In the Seventies he played Otto Bob Palindrome, the bureaucrat who ran the space station Perma One on the sci-fi comedy Quark and Mindy's father Fred on Mork & Mindy. He guest starred on the shows Banacek; Cannon; The Manhunter; Baretta; The Invisible Man; The Waltons; Maude; Happy Days; The Streets of San Francisco; Police Story; The Jeffersons; Dog and Cat; Kojak; Husband, Wives & Lovers; Barnaby Jones; California Fever; The Love Boat; House Calls; and Laverne & Shirley. He appeared on Broadway in No Hard Feelings and Same Time, Next Year. He appeared in the movies Airport 1975 (1974), The Happy Hooker (1975), The Duchess and the Dirtwater Fox (1976), Roseland (1977), The Buddy Holly Story (1978), and Oh, God! Book II (1980).

In the Eighties Mr. Janis guest starred on the TV shows Here's Boomer, Insight, Trapper John M.D., Mama's Family, St. Elsewhere, Remington Steele, V, Highway to Heaven, George Burns Comedy Week, You Again?, The Golden Girls, Shades of LA, and Murder, She Wrote. He appeared in the movies Brewster's Millions (1985), Nothing in Common (1986), Sonny Boy (1989), and Caddie Woodlawn (1989).

In the Nineties Conrad Janis had a recurring role as one of Frasier Crane's neighbours on Frasier. He guest starred on the TV shows Murder, She Wrote; Baywatch; Diagnosis Murder; and Family Law. He appeared in the movies He appeared in the movies Mr. Saturday Night (1992), Heung Gong wun fung kwong (1993), The Cable Guy (1996), and Last Night (1998). In 2009 he appeared in the movie Maneater. His last appearance on film was in the movie Bad Blood (2012).

Conrad Janis was also a talented trombonist and an aficionado of traditional jazz. In 1949 he formed a band with some of the jazz greats he idolized (pianist James P. Johnson, trumpeter Henry Goodwin, clarinettist  Edmond Hall, bassist Pops Foster, and drummer Baby Dodds). In the late Seventies he formed the Beverly Hills Unlisted Jazz Band.

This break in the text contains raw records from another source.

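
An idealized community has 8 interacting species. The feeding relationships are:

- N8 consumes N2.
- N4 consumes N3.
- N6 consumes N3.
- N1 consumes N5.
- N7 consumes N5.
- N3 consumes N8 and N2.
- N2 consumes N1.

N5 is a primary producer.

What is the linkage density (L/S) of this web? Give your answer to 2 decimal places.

There are L = 8 links among S = 8 species.
L/S = 8/8 = 1.0000 ≈ 1.00.

L/S = 1.00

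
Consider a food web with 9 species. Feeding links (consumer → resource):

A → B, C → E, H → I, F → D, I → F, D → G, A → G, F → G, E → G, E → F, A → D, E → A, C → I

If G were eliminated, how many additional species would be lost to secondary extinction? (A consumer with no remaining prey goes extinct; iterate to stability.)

Remove G.
Round 1: D (all prey gone) → extinct.
Round 2: F (all prey gone) → extinct.
Round 3: I (all prey gone) → extinct.
Round 4: H (all prey gone) → extinct.
No further losses. Total secondary extinctions: 4.

4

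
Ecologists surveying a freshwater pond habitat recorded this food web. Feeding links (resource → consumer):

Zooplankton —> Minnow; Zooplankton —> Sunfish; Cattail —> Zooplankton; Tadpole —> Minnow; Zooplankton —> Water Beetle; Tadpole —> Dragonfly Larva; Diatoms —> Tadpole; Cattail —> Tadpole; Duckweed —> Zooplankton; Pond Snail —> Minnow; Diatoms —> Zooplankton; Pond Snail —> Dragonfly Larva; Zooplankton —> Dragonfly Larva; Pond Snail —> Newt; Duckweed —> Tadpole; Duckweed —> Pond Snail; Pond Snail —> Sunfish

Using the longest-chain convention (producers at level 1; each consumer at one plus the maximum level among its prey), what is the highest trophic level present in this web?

Producers (level 1): Cattail, Diatoms, Duckweed.
Cattail → Zooplankton → Dragonfly Larva gives Dragonfly Larva level 3.
No species has a prey at level 3, so no species reaches level 4.

3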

Conrad Janis was a truly great talent. Over the years he played a diverse number of roles, from petty bureaucrat Otto Bob Palindrome on Quark to Mindy's overly conservative father on Mork & Mindy. He played Gladstone, the assistant to a Mormon patriarch in The Duchess and the Dirtwater Fox and a game show host who was friendly on camera but hostile off camera on Maude. While he may be best known for his work in comedy, Conrad Janis also did drama well. In The Untouchables episode "The Mark of Cain" he played the drug addicted drummer Sticks. In the movie Beyond Glory, he played a West Point cadet, Raymond Denmore Jr., who accuses another cadet (Rocky Gilman played by Alan Ladd Jr.) of bullying him after Gilman reports him for lying. There were very few roles that Conrad Janis could not play.